PFC James Leroy Duke

United States Army

Born: May 20, 1929

Died: October 1952

A bronze Korean War Veteran medallion arose from the earth directly behind the plaque. It was similar to the World War II medallion noting Uncle Jesse's military service.

Daisy knelt in front of the marker and dug the ground deep enough for the urn, and placed it in the hole. In Enos's absence, and with the road clear of snow, Ji-Woon had been granted permission to get as close as safely feasible to Arrowhead Ridge. There he filled two identical funeral urns with soil and sent one back to Soonie in America.

"This is the best we could do for now, Uncle Jesse," Enos said. "I wish it coulda been more."

Daisy opened the biscuit tin and pulled out the medal Uncle Jesse always wore. He had left it to Luke. But before leaving for the cemetery, Luke, moved by Enos's gesture and that of Ji-woon who he didn't even know, gave it to Daisy to bury with Uncle Jamie's urn.

After filling in the hole and smoothing the soil around it, Daisy stood and faced Enos.

"I brought something else," she said.

Opening the tin again, she withdrew a ragged, stained Busy Bee order slip that had been folded and refolded many times and handed it over to him.

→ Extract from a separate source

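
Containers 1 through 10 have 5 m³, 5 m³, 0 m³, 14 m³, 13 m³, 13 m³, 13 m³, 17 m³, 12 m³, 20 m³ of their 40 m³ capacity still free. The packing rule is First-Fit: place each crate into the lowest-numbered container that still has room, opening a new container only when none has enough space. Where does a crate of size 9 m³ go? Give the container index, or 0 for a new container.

4

Containers with room: container 4 (14 m³), container 5 (13 m³), container 6 (13 m³), container 7 (13 m³), container 8 (17 m³), container 9 (12 m³), container 10 (20 m³).
The first with room is container 4.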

"Uncle Jesse left it to you because he thought you would keep it from falling into the wrong hands."

He carefully unfolded the paper because it looked fragile enough to fall apart at the slightest mishandling.

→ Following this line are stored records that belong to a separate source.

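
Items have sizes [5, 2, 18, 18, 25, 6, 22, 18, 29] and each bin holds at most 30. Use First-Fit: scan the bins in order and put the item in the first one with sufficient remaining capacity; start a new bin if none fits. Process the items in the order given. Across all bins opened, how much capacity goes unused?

37

bin 1: place 5, 25 left
bin 1: place 2, 23 left
bin 1: place 18, 5 left
bin 2: place 18, 12 left
bin 3: place 25, 5 left
bin 2: place 6, 6 left
bin 4: place 22, 8 left
bin 5: place 18, 12 left
bin 6: place 29, 1 left
6 bins × 30 = 180; used 143; unused 37.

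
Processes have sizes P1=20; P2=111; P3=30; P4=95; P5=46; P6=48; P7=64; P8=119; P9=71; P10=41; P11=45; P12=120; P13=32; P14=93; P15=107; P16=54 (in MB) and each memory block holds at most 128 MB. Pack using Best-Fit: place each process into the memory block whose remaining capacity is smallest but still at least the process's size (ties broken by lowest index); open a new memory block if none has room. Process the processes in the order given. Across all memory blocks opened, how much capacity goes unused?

P1 (20 MB) → memory block 1 (remaining 108 MB)
P2 (111 MB) → memory block 2 (remaining 17 MB)
P3 (30 MB) → memory block 1 (remaining 78 MB)
P4 (95 MB) → memory block 3 (remaining 33 MB)
P5 (46 MB) → memory block 1 (remaining 32 MB)
P6 (48 MB) → memory block 4 (remaining 80 MB)
P7 (64 MB) → memory block 4 (remaining 16 MB)
P8 (119 MB) → memory block 5 (remaining 9 MB)
P9 (71 MB) → memory block 6 (remaining 57 MB)
P10 (41 MB) → memory block 6 (remaining 16 MB)
P11 (45 MB) → memory block 7 (remaining 83 MB)
P12 (120 MB) → memory block 8 (remaining 8 MB)
P13 (32 MB) → memory block 1 (remaining 0 MB)
P14 (93 MB) → memory block 9 (remaining 35 MB)
P15 (107 MB) → memory block 10 (remaining 21 MB)
P16 (54 MB) → memory block 7 (remaining 29 MB)
10 memory blocks × 128 MB = 1280 MB; used 1096 MB; unused 184 MB.

184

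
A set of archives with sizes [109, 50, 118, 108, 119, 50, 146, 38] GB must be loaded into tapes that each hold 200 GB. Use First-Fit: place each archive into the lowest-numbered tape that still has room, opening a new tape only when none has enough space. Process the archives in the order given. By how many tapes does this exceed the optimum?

First-Fit: [109,50,38] [118,50] [108] [119] [146] → 5 tapes.
5 archives exceed 100 GB (half the capacity), and no two of those can share a tape, so at least 5 tapes are needed.
So 5 is already optimal.

0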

Written there on the back of the slip, in Jesse's hand, were two well-guarded, super-secret recipes. One was for his famous Smoked Pork, and the other for his infamous J.D. Special Sauce. (Emphasis on the 'sauce,' which had nothing to do with barbeque. It was for pure, premium 190 proof moonshine.)

While Enos stayed at the graveside a little longer, Daisy walked back to the car where Jay, Soonie, Gem, and baby Esme' were waiting.

***The End of the Beginning***


Translation Korean to English:

"Geuleohge swiwossdamyeon jigeum jjeum-imyeonhaess-eul geos gatji anhnayo ?" means "Do you not think I would have done it by now if it had been so easy?"

References:

(4) Along with the running them that Enos had become a 'chick magnet' out in California, there was a whole running theme in the DOH: Hazzard in Hollywood movie about Uncle Jesse's Barbeque sauce recipe. Cooter Davenport was trying to replicate it. He had the recipe, but one ingredients was simply listed as P S. He and thought of everything P S could stand for, even 'pond scum' (which made Luke spit out his sandwich). Cooter finally figured out that P S stood for 'Pickled Scuppernongs.' Enos's favorite snack was the missing ingredient.